I know it isn’t fashionable to champion former staff members of the News of the World. It was the newspaper where phone hacking took place and the resulting scandal was the reason that Rupert Murdoch closed it down.
But not everyone on the paper was guilty of hacking. And, despite my loathing for many of the stories it published and its journalstic agenda, I have always been careful not to tar every NoW journalist with the same brush.
So spare a thought for one of their number, the former crime editor Lucy Panton, who was arrested under the operation [Elveden] launched by the Metropolitan police into payments to public officials.
She was arrested in December 2011 - some six months after the NoW’s closure - and spent 19 months on police bail before being charged and subsequently undergoing an Old Bailey trial in which she was found guilty of conspiracy to commit misconduct by paying a prison officer. She appealed, and the appeal court quashed her conviction in March 2015.

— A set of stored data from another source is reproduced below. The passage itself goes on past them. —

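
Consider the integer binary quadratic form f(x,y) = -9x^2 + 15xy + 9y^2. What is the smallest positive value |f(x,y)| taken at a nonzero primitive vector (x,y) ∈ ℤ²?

river: ρ → (9,21,-3)
river: ρ → (-3,21,9)
river: ρ → (9,15,-9)
river: ρ → (-9,21,3)
river: ρ → (3,21,-9)
river: ρ → (-9,15,9)
closes: descent 0, river 6
min |a| on river = 3

3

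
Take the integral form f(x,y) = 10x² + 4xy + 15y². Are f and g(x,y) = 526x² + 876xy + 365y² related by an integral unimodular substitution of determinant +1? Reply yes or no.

D₁ = -584, D₂ = -584
f: reduced (well bottom): (10,4,15) with a≤c, −a<b≤a
g: translate: b→-176 (≡876 mod 1052), so (526,876,365)→(526,-176,15)
g: flip: (526,-176,15)→(15,176,526)
g: translate: b→-4 (≡176 mod 30), so (15,176,526)→(15,-4,10)
g: flip: (15,-4,10)→(10,4,15)
g: reduced (well bottom): (10,4,15) with a≤c, −a<b≤a
reduced forms (10, 4, 15) vs (10, 4, 15) ⇒ equivalent

yes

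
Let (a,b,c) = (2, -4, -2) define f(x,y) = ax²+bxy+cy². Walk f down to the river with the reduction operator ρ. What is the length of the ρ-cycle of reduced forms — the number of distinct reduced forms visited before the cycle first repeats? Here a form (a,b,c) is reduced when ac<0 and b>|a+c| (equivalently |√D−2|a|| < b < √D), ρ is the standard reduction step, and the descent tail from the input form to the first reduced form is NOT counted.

D = 32, ⌊√D⌋ = 5
descent: ρ → (-2,4,2)  [lands on river]
river: ρ → (2,4,-2)
ρ-cycle length = 2 (tail of 1 descent step not counted)

2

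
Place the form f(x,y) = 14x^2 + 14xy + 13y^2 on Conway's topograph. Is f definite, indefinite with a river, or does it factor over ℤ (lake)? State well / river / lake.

D = b²−4ac = 14² − 4·14·13 = -532
D < 0 ⇒ definite ⇒ every region one sign ⇒ single well

well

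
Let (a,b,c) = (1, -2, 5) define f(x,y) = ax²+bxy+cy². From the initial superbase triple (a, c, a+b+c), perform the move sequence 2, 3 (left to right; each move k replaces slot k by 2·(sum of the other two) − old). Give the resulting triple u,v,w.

start (1,5,4) = (f(1,0),f(0,1),f(1,1))
replace slot 2: 2·(1+4) − 5 = 5 → (1,5,4)
replace slot 3: 2·(1+5) − 4 = 8 → (1,5,8)

1,5,8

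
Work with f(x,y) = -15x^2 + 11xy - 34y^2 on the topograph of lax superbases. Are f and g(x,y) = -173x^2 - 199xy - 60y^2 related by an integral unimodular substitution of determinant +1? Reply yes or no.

D₁ = -1919, D₂ = -1919
f is negative-definite; reduce −f:
−f: reduced (well bottom): (15,-11,34) with a≤c, −a<b≤a
flip sign back: reduced form of f is (-15,11,-34)
g is negative-definite; reduce −g:
−g: translate: b→-147 (≡199 mod 346), so (173,199,60)→(173,-147,34)
−g: flip: (173,-147,34)→(34,147,173)
−g: translate: b→11 (≡147 mod 68), so (34,147,173)→(34,11,15)
−g: flip: (34,11,15)→(15,-11,34)
−g: reduced (well bottom): (15,-11,34) with a≤c, −a<b≤a
flip sign back: reduced form of g is (-15,11,-34)
reduced forms (-15, 11, -34) vs (-15, 11, -34) ⇒ equivalent

yes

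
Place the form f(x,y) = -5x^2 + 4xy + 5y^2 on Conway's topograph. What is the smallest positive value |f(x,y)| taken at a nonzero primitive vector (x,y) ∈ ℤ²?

river: ρ → (5,6,-4)
river: ρ → (-4,10,1)
river: ρ → (1,10,-4)
river: ρ → (-4,6,5)
river: ρ → (5,4,-5)
river: ρ → (-5,6,4)
river: ρ → (4,10,-1)
river: ρ → (-1,10,4)
river: ρ → (4,6,-5)
river: ρ → (-5,4,5)
closes: descent 0, river 10
min |a| on river = 1

1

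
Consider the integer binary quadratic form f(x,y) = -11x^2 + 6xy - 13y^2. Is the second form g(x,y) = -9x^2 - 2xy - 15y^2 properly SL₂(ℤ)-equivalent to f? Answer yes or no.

D₁ = -536, D₂ = -536
f is negative-definite; reduce −f:
−f: reduced (well bottom): (11,-6,13) with a≤c, −a<b≤a
flip sign back: reduced form of f is (-11,6,-13)
g is negative-definite; reduce −g:
−g: reduced (well bottom): (9,2,15) with a≤c, −a<b≤a
flip sign back: reduced form of g is (-9,-2,-15)
reduced forms (-11, 6, -13) vs (-9, -2, -15) ⇒ inequivalent

no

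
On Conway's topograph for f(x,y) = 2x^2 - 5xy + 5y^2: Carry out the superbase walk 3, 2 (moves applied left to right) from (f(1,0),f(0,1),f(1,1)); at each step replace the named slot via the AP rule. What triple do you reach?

start (2,5,2) = (f(1,0),f(0,1),f(1,1))
replace slot 3: 2·(2+5) − 2 = 12 → (2,5,12)
replace slot 2: 2·(2+12) − 5 = 23 → (2,23,12)

2,23,12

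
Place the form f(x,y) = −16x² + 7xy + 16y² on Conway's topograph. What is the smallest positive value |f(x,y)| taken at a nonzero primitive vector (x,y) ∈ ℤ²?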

Before 17 April this year, when the Crown Prosecution Service dropped the idea of subjecting her to a second trial, she spent three months wearing an electronic tag and being subject to a curfew.
And then? And then, as she has revealed in a lengthy intervew with the Press Gazette editor, Dominic Ponsford, she received a letter on 28 May from the Legal Aid Agency demanding nearly £35,000 and warning of enforcement action and fines if she did not pay.
In fact, Panton was owed more than £20,000 by the agency, which she had paid in legal aid contributions. That has since been repaid, but Panton is keen to repay some £11,000 raised to cover her defence costs, which was collected by the Crime Reporters Association and other Fleet Street colleagues.
Where in all this is Murdoch’s organisation? Given that Panton’s arrest stemmed from information his former British outfit, News International, passed to the police after her first arrest, did the company not feel responsible for her plight?
Ponsford reports that she made numerous pleas for help with her defence costs which were ignored by News International (now News UK) because she was no longer an employee.
When Press Gazette asked News UK why it refused to pay Panton’s legal fees, the magazine received a statement saying:
“We are pleased that court proceedings are now over for Lucy but due to other ongoing legal issues it would not be appropriate to comment further at this time”.
Really Rupert? Is that oh-so-carefully worded corporate/legalistic response the best you can offer to a woman who served you well? Do you not feel even a smidgeon of embarrassment that your company was responsible for her being charged?
Man up Rupert, cover her legal costs. You know you should.